Idosa acorda pedindo socorro momentos antes do próprio velório

O fato aconteceu em Cidreira. A moradora foi dada como morta pela unidade de saúde pública da cidade

| ALINE BRITO


(crédito: Mission Parks/Reprodução)

Um caso inusitado ocorreu em Cidreira, cidade do litoral norte do Rio Grande do Sul. Uma idosa despertou no necrotério do Posto 24h, momentos antes de ser levada para a funerária, gritando por socorro. Clotilde Rieck, 78 anos, foi dada como morta por uma equipe de três médicos da unidade de saúde.

A idosa chegou à unidade de saúde na manhã do dia 30 de dezembro após apresentar sinais de convulsão.

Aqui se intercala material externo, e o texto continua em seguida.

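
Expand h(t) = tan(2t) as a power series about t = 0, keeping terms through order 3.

8*t^3/3 + 2*t

Compute the successive derivatives at the expansion point and divide by k!.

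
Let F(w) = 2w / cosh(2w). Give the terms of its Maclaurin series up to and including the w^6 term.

20*w^5/3 - 4*w^3 + 2*w

Write the quotient as an unknown series and match coefficients against numerator = denominator · series.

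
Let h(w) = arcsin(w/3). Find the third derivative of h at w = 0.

1/27

The coefficient of w^3 in the expansion is 1/162, so h′′′(0) = 3! * (1/162) = 1/27.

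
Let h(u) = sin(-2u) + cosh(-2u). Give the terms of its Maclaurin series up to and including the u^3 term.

Combine the two series term by term.
[u^0] = 1;  [u^1] = -2;  [u^2] = 2;  [u^3] = 4/3.

4*u^3/3 + 2*u^2 - 2*u + 1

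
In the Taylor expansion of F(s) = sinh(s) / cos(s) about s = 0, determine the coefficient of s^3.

Write the quotient as an unknown series and match coefficients against numerator = denominator · series.
So c_3 = F′′′(0)/3! = 2/3.

2/3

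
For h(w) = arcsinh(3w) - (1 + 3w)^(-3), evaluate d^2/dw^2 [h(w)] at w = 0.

-108

Expand each term separately and add.
From the series, [w^2] h = -54; multiply by 2! = 2 to get -108.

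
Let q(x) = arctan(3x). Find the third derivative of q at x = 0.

-54

Use the known series and substitute for the argument.
The coefficient of x^3 in the expansion is -9, so q′′′(0) = 3! * (-9) = -54.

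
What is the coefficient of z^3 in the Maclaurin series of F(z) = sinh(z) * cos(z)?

-1/3

Multiply the two series term by term and collect like powers.
F(0) = 0
F′(0) = 1
F′′(0) = 0
F′′′(0) = -2
The Taylor polynomial is Σ F^(k)(0)/k! · z^k.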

No dia seguinte, 31 de dezembro, a senhora teria dado duas paradas cardíacas, encaminhada para a Unidade de Tratamento Intensivo (UTI) e, alguns instantes depois, a equipe informou a família sobre o falecimento.

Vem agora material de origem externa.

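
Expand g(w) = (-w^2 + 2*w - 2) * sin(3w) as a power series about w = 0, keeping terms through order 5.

Multiply each power in the prefactor through the base expansion.
g(0) = 0
g′(0) = -6
g′′(0) = 12
g′′′(0) = 36
g^(4)(0) = -216
g^(5)(0) = 54
The Taylor polynomial is Σ g^(k)(0)/k! · w^k.

9*w^5/20 - 9*w^4 + 6*w^3 + 6*w^2 - 6*w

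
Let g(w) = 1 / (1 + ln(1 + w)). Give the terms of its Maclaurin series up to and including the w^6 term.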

Então, os familiares iniciaram o procedimento para o enterro de Clotilde. Se dirigiram ao cartório para registrar o óbito, contataram uma funerária e, quando estavam escolhendo o caixão, receberam uma ligação do funcionário da funerária contanto sobre o equívoco.

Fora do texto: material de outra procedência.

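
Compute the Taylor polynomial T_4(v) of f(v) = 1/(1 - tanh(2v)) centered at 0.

Let u equal the inner series; expand the outer function in u and truncate.
f(0) = 1
f′(0) = 2
f′′(0) = 8
f′′′(0) = 32
f^(4)(0) = 128
Then c_k = f^(k)(0)/k! gives each Taylor coefficient.

16*v^4/3 + 16*v^3/3 + 4*v^2 + 2*v + 1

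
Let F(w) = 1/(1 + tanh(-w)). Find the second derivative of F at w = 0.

2

Plug the Maclaurin series of the inner function into that of the outer and collect terms.
From the series, [w^2] F = 1; multiply by 2! = 2 to get 2.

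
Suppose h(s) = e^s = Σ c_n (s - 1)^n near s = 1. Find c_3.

e/6

h(1) = e
h′(1) = e
h′′(1) = e
h′′′(1) = e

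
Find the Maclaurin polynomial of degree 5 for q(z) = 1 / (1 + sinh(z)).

Use the geometric series for the reciprocal, then substitute.
q(0) = 1
q′(0) = -1
q′′(0) = 2
q′′′(0) = -7
q^(4)(0) = 32
q^(5)(0) = -181
The Taylor polynomial is Σ q^(k)(0)/k! · z^k.

-181*z^5/120 + 4*z^4/3 - 7*z^3/6 + z^2 - z + 1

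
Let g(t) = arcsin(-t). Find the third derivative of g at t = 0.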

Segundo informações apuradas pelo jornal GaúchaZH, o funcionário chegou ao necrotério do posto de saúde e viu Clotilde com um olho aberto e um braço levantado, como se estivesse pedindo socorro. A idosa foi, então, socorrida e levada ao Hospital Santa Casa de Misericórdia de Porto Alegre. Não há previsão de alta.

Esclarecimento
Após a repercussão do caso, a prefeitura de Cidreira emitiu um comunicado sobre o possível erro médico. O prefeito da cidade afirmou, em nota, que “no dia do acontecido não estava no Município, sendo informado através das redes sociais”. “No mesmo instante, contatei a diretora do Posto 24h para me inteirar dos fatos e determinei que fosse prestada toda assistência à paciente e seus familiares e que a médica fosse dispensada do seu plantão imediatamente”, contou o prefeito, Elimar Pacheco.

De acordo com o comunicado, a Administração Municipal, através da Secretaria Municipal de Saúde, está apurando o ocorrido, bem como a responsabilidade da médica que atestou o óbito da paciente. “Foi registrado também um boletim de ocorrência na Delegacia da Polícia Civil de Cidreira e exigido para que a empresa contratada afaste a profissional dos serviços prestados em nosso município”, garantiu a prefeitura.